Always-on, always-cold is still a commonly-used strategy for data center cooling operations – and for good reason. This type of operation is fairly easy to implement and monitor, and running all the CRACs all the time logically reduces the risk of downtime should a unit fail.  In this operating strategy, the CRACs are run at a low set point.   They operate at  lower than required temperature to mitigate the risk of hot spots or to add ride-through time in the event of a cooling system failure.

While this seems a logical and prudent practice, if you dig a little deeper, you’ll see that it’s not quite as risk adverse as it initially appears – and, more importantly, it misses a larger opportunity for significant energy cost savings. Let’s examine each practice individually.

Continuous operation of all CRACs, including redundant (backup) CRACs, wears all units out prematurely. Increased runtime for any piece of equipment that wears out with use naturally reduces its lifecycle.

Leveling CRAC runtimes, in which each CRAC is set to run approximately the same number of hours, has the same issue.

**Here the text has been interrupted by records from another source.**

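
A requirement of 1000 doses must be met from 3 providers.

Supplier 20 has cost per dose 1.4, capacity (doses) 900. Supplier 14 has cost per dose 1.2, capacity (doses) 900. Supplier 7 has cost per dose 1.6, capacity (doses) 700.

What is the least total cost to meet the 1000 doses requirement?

Fill from the cheapest provider first.
Take 900 from Supplier 14 at 1.2 ; need 100 more.
Take 100 from Supplier 20 at 1.4 to finish.
Supplier 7: unused.
Cost = 900×1.2 + 100×1.4 = 1220.

1220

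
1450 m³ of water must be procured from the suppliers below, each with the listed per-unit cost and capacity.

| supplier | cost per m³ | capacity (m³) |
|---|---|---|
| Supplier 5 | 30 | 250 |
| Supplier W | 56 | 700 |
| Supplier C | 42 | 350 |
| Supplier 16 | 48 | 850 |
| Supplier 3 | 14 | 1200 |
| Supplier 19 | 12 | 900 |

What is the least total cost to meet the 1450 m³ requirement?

18500

Use suppliers in increasing cost order.
Supplier 19 at 12: take all 900 m³ → 550 still needed.
Take 550 from Supplier 3 at 14 to finish.
Supplier 5, Supplier C, Supplier 16, Supplier W: unused.
Cost = 900×12 + 550×14 = 18500.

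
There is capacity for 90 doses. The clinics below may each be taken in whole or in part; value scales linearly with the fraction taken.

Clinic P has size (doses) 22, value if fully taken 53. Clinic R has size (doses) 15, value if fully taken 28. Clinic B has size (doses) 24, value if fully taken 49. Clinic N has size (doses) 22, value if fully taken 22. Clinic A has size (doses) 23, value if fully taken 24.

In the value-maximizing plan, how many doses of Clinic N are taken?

Sort by value density: Clinic P 53/22≈2.41, Clinic B 49/24≈2.04, Clinic R 28/15≈1.87, Clinic A 24/23≈1.04, Clinic N 22/22≈1.
All 22 doses of Clinic P fit (value 53) → 68 remain.
All 24 doses of Clinic B fit (value 49) → 44 remain.
All 15 doses of Clinic R fit (value 28) → 29 remain.
All 23 doses of Clinic A fit (value 24) → 6 remain.
6 doses left: a 6/22 share of Clinic N gives 22×6/22 = 6.

6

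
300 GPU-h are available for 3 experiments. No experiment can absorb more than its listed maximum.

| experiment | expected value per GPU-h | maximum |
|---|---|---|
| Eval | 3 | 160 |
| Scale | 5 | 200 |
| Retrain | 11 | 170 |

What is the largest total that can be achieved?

Order the experiments by expected value per GPU-h: Retrain 11 > Scale 5 > Eval 3.
Retrain takes 170 to reach its cap of 170 — 130 left.
Only 130 left; Scale takes them to reach 130.
Total = 5×130 + 11×170 = 2520.

2520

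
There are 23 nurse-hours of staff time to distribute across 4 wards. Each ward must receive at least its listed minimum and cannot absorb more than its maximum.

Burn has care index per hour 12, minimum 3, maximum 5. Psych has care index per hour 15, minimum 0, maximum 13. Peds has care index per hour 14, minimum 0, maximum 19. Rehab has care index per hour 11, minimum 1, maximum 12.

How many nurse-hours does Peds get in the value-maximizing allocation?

6

Meeting every minimum uses 3+0+0+1 = 4 nurse-hours, leaving 19.
Rank by care index per hour: Psych 15 > Peds 14 > Burn 12 > Rehab 11.
Psych takes 13 more to reach its cap of 13 → 6 left.
Peds has room for 19 more but only 6 remain, so it gets 6.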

This practice might extend the time to first failure; however it also increases the risk of catastrophic failure (i.e. simultaneous failure of all units).

And then there’s the issue of low setpoint thresholds.  Common thinking regarding cold operations is that an overall cooler temperature will use the thermal mass of the infrastructure to provide extra time to react in the event of a cooling system failure.  However, when all CRACs operate equally, each CRAC runs at a lower (less efficient) utilization, meaning that the discharge air from each CRAC will be higher.  Some CRACs, in effect, may not be cooling at all, which means that in a raised floor data center, those that are not actually cooling are blowing return air into the underfloor plenum.  Since the largest source of thermal mass in a data center is the slab floor, this means that this ”always-on”, and/or low set point approach to CRAC operation may not yield the best utilization of thermal mass.

A “just-needed” operation policy is preferable in terms of both catastrophic risk mitigation and energy efficiency.  In this case, the most efficient CRACs are operated most of the time, and the less efficient CRACs are kept off most of the time – but held in ready standby.   Even when CRACs are nominally the same, there can be significant differences in their cooling efficiency due to manufacturing variability.  These differences, if measured or characterized, can be utilized to further optimize efficiency and mitigate the risk of catastrophic failure.

Sometimes the obvious or even most commonly used cooling strategy isn’t the best strategy, particularly as rising energy costs become more of a concern.   An operating strategy that recognizes and anticipates the possibilities of “little failures,” while focusing on the avoidance of catastrophic failure and reducing energy costs, is not only forward looking but also represents best practice.